Monday 8th March marked children’s return to school as the first step on the Government’s roadmap out of lockdown.

While the reopening of schools has been a key focus for many when considering the loosening of Covid restrictions, teachers themselves have not been put forward as priority group in regards to vaccinations.

With SAGE’s continued recommendation to work from home, and only essential businesses staying open until at least the end of the month, children’s return to the classroom has raised fresh concerns over the welfare of teachers.

“There’s quite a few vulnerable teachers. And not just teachers, its the whole support support system in school.”

One London-based teacher says this comparison with other areas remaining closed “might have people more hesitant” as people are “not quite sure how you can say schools are safe but everything else in the community is shut.”

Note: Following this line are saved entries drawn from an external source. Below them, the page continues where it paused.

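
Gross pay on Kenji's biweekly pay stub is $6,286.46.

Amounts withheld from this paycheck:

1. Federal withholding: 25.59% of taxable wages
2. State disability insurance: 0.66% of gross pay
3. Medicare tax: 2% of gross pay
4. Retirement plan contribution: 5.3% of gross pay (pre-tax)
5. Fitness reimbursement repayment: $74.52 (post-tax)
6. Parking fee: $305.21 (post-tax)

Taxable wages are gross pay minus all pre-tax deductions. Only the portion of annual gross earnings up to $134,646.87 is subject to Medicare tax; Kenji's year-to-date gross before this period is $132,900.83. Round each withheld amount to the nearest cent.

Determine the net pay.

$3,973.70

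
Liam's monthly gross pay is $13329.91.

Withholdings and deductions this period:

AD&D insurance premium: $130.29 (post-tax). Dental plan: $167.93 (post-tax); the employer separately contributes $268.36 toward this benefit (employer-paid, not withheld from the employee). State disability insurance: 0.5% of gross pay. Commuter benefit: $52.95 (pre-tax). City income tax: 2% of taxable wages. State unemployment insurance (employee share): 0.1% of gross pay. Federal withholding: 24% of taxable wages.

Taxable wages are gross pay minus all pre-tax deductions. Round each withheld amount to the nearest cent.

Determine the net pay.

Commuter benefit: $52.95
Taxable wages = $13329.91 − $52.95 = $13276.96
Federal withholding: $13276.96 × 0.24 = $3186.47
City income tax: $13276.96 × 0.02 = $265.54
State unemployment insurance (employee share): $13329.91 × 0.001 = $13.33
State disability insurance: $13329.91 × 0.005 = $66.65
Dental plan: $167.93
AD&D insurance premium: $130.29
(Employer's $268.36 toward dental plan is not withheld from the employee.)
Total deductions = $52.95 + $3186.47 + $265.54 + $13.33 + $66.65 + $167.93 + $130.29 = $3883.16
Net pay = $13329.91 − $3883.16 = $9446.75

$9446.75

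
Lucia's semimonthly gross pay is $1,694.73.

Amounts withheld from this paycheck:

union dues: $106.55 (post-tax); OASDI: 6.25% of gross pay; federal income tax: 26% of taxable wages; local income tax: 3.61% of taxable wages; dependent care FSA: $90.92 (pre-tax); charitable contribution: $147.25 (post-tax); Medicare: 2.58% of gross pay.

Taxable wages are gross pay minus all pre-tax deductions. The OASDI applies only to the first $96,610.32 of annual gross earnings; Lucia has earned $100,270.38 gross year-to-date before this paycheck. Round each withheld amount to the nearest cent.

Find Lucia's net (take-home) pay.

Dependent care FSA: $90.92
Taxable wages = $1,694.73 − $90.92 = $1,603.81
Local income tax: $1,603.81 × 0.0361 = $57.90
Federal income tax: $1,603.81 × 0.26 = $416.99
Medicare: $1,694.73 × 0.0258 = $43.72
OASDI: annual cap $96,610.32 already reached (YTD $100,270.38), so $0.00
Union dues: $106.55
Charitable contribution: $147.25
Total deductions = $90.92 + $57.90 + $416.99 + $43.72 + $0.00 + $106.55 + $147.25 = $863.33
Net pay = $1,694.73 − $863.33 = $831.40

$831.40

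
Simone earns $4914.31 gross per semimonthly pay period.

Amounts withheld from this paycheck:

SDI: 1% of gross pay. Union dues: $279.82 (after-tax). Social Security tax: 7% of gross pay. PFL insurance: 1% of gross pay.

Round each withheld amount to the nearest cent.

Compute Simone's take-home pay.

$4192.21

PFL insurance: $4914.31 × 0.01 = $49.14
SDI: $4914.31 × 0.01 = $49.14
Social Security tax: $4914.31 × 0.07 = $344.00
Union dues: $279.82
Total deductions = $49.14 + $49.14 + $344.00 + $279.82 = $722.10
Net pay = $4914.31 − $722.10 = $4192.21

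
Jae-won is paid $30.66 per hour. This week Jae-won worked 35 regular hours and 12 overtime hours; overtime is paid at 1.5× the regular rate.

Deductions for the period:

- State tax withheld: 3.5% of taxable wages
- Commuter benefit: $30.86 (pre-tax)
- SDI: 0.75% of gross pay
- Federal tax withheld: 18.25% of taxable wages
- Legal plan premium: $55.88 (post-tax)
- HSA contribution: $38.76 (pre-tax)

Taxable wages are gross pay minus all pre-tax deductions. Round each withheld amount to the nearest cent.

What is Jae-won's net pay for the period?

$1,149.00

Regular pay: 35 × $30.66 = $1,073.10
Overtime pay: 12 × $30.66 × 1.5 = $551.88
Gross pay = $1,073.10 + $551.88 = $1,624.98
Commuter benefit: $30.86
HSA contribution: $38.76
Pre-tax total = $30.86 + $38.76 = $69.62
Taxable wages = $1,624.98 − $69.62 = $1,555.36
Federal tax withheld: $1,555.36 × 0.1825 = $283.85
State tax withheld: $1,555.36 × 0.035 = $54.44
SDI: $1,624.98 × 0.0075 = $12.19
Legal plan premium: $55.88
Total deductions = $30.86 + $38.76 + $283.85 + $54.44 + $12.19 + $55.88 = $475.98
Net pay = $1,624.98 − $475.98 = $1,149.00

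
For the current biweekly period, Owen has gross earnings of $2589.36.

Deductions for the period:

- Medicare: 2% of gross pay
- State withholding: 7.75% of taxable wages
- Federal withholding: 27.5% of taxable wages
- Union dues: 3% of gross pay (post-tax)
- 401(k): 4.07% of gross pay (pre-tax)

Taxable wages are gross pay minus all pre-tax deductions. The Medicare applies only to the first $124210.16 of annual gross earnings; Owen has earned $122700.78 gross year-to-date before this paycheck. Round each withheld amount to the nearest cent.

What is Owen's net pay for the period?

$1500.50

401(k): $2589.36 × 0.0407 = $105.39
Taxable wages = $2589.36 − $105.39 = $2483.97
Federal withholding: $2483.97 × 0.275 = $683.09
State withholding: $2483.97 × 0.0775 = $192.51
Medicare: only $124210.16 − $122700.78 = $1509.38 of this check is subject → $1509.38 × 0.02 = $30.19
Union dues: $2589.36 × 0.03 = $77.68
Total deductions = $105.39 + $683.09 + $192.51 + $30.19 + $77.68 = $1088.86
Net pay = $2589.36 − $1088.86 = $1500.50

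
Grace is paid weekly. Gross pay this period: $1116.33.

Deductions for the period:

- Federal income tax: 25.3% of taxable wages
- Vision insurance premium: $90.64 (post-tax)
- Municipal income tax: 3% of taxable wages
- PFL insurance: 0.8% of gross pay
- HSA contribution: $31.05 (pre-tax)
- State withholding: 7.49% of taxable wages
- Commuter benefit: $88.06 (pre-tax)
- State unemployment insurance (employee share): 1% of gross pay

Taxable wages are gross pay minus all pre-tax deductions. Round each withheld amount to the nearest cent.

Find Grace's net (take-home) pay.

$529.58

Commuter benefit: $88.06
HSA contribution: $31.05
Pre-tax total = $88.06 + $31.05 = $119.11
Taxable wages = $1116.33 − $119.11 = $997.22
State withholding: $997.22 × 0.0749 = $74.69
Municipal income tax: $997.22 × 0.03 = $29.92
Federal income tax: $997.22 × 0.253 = $252.30
State unemployment insurance (employee share): $1116.33 × 0.01 = $11.16
PFL insurance: $1116.33 × 0.008 = $8.93
Vision insurance premium: $90.64
Total deductions = $88.06 + $31.05 + $74.69 + $29.92 + $252.30 + $11.16 + $8.93 + $90.64 = $586.75
Net pay = $1116.33 − $586.75 = $529.58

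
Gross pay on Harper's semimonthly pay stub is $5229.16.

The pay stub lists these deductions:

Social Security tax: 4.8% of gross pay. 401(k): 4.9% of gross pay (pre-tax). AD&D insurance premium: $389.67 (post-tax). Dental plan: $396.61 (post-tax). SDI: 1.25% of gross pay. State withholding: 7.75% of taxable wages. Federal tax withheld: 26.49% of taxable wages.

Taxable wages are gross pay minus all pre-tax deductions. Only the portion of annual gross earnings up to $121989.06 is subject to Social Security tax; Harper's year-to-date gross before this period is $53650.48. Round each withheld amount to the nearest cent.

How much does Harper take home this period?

401(k): $5229.16 × 0.049 = $256.23
Taxable wages = $5229.16 − $256.23 = $4972.93
State withholding: $4972.93 × 0.0775 = $385.40
Federal tax withheld: $4972.93 × 0.2649 = $1317.33
Social Security tax: cap not yet reached, full $5229.16 is subject → $5229.16 × 0.048 = $251.00
SDI: $5229.16 × 0.0125 = $65.36
Dental plan: $396.61
AD&D insurance premium: $389.67
Total deductions = $256.23 + $385.40 + $1317.33 + $251.00 + $65.36 + $396.61 + $389.67 = $3061.60
Net pay = $5229.16 − $3061.60 = $2167.56

$2167.56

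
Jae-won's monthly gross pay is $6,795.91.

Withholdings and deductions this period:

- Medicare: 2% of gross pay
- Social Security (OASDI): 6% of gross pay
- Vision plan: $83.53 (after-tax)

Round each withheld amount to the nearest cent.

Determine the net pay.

Social Security (OASDI): $6,795.91 × 0.06 = $407.75
Medicare: $6,795.91 × 0.02 = $135.92
Vision plan: $83.53
Total deductions = $407.75 + $135.92 + $83.53 = $627.20
Net pay = $6,795.91 − $627.20 = $6,168.71

$6,168.71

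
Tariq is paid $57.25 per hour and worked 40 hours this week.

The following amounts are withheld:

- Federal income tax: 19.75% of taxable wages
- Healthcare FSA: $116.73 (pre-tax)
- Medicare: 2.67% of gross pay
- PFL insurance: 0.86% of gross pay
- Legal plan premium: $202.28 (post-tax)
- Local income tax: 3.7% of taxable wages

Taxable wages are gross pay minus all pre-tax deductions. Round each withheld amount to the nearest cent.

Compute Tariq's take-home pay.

$1,380.53

Gross pay: 40 × $57.25 = $2,290.00
Healthcare FSA: $116.73
Taxable wages = $2,290.00 − $116.73 = $2,173.27
Federal income tax: $2,173.27 × 0.1975 = $429.22
Local income tax: $2,173.27 × 0.037 = $80.41
Medicare: $2,290.00 × 0.0267 = $61.14
PFL insurance: $2,290.00 × 0.0086 = $19.69
Legal plan premium: $202.28
Total deductions = $116.73 + $429.22 + $80.41 + $61.14 + $19.69 + $202.28 = $909.47
Net pay = $2,290.00 − $909.47 = $1,380.53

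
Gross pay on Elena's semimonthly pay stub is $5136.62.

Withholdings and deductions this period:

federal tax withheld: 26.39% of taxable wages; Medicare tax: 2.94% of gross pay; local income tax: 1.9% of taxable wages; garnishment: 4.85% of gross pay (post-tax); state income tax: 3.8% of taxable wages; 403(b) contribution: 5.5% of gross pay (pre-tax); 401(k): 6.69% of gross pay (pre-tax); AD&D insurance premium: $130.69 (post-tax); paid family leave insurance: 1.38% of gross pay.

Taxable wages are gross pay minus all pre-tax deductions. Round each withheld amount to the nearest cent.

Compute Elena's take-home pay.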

He explained “in my school in particular there’s quite a few vulnerable teachers. And not just teachers, its the whole support support system in school. Your office staff, to TA’s (teaching assistants), to technicians and your office staff, there’s a lot of vulnerable people in there who haven’t been vaccinated.

“I think the difference between teaching and other workplaces that stay open is that other workplaces have that protection for the staff… If you go to a shop you see a screen, social distancing, everyone is wearing a mask. But if you try to apply that to a classroom… Public schools will have about 30 kids in a room, plus the teacher, plus the TAs potentially. So you’ve got about 35 people in one room, with a door open and that’s for ventilation. It it does feel like schools have been neglected in terms of PPE. There hasn’t been that protection from the start.”

They went on to say a more phased return, potentially bringing back the later years in first, could have eased the process. They stated that for large schools going from no in-person contact to having thousands back “doesn’t feel right.”

Thoughts from a teacher on the return to face-to-face learning.

Despite this, teachers are in fact still keen to return to the classroom and are confident that any lost time can be made up for. The London-based teacher explained that “even when kids miss a few weeks off school normally, their ability to actually pick up that learning is astonishingly quick. So I think when we’re back in school we won’t see that [gap in learning] over a long period of time.”

“As educators we not only teach knowledge but we teach skills”

These thoughts are echoed by a Manchester based teacher, who says face-to-face teaching “not only gives students the best education possible, it allows us as teachers to respond to the specific needs of students immediately.

“Gaps can be bridged fairly easily within normal school parameters, as educators we not only teach knowledge but we teach skills… No matter how much content students have missed, they still have the basic skills they need to move forward. These skills can be used in future lessons and we can start to bring in “missed knowledge” to bridge the gap.”

The teachers featured in this article have asked to remain anonymous.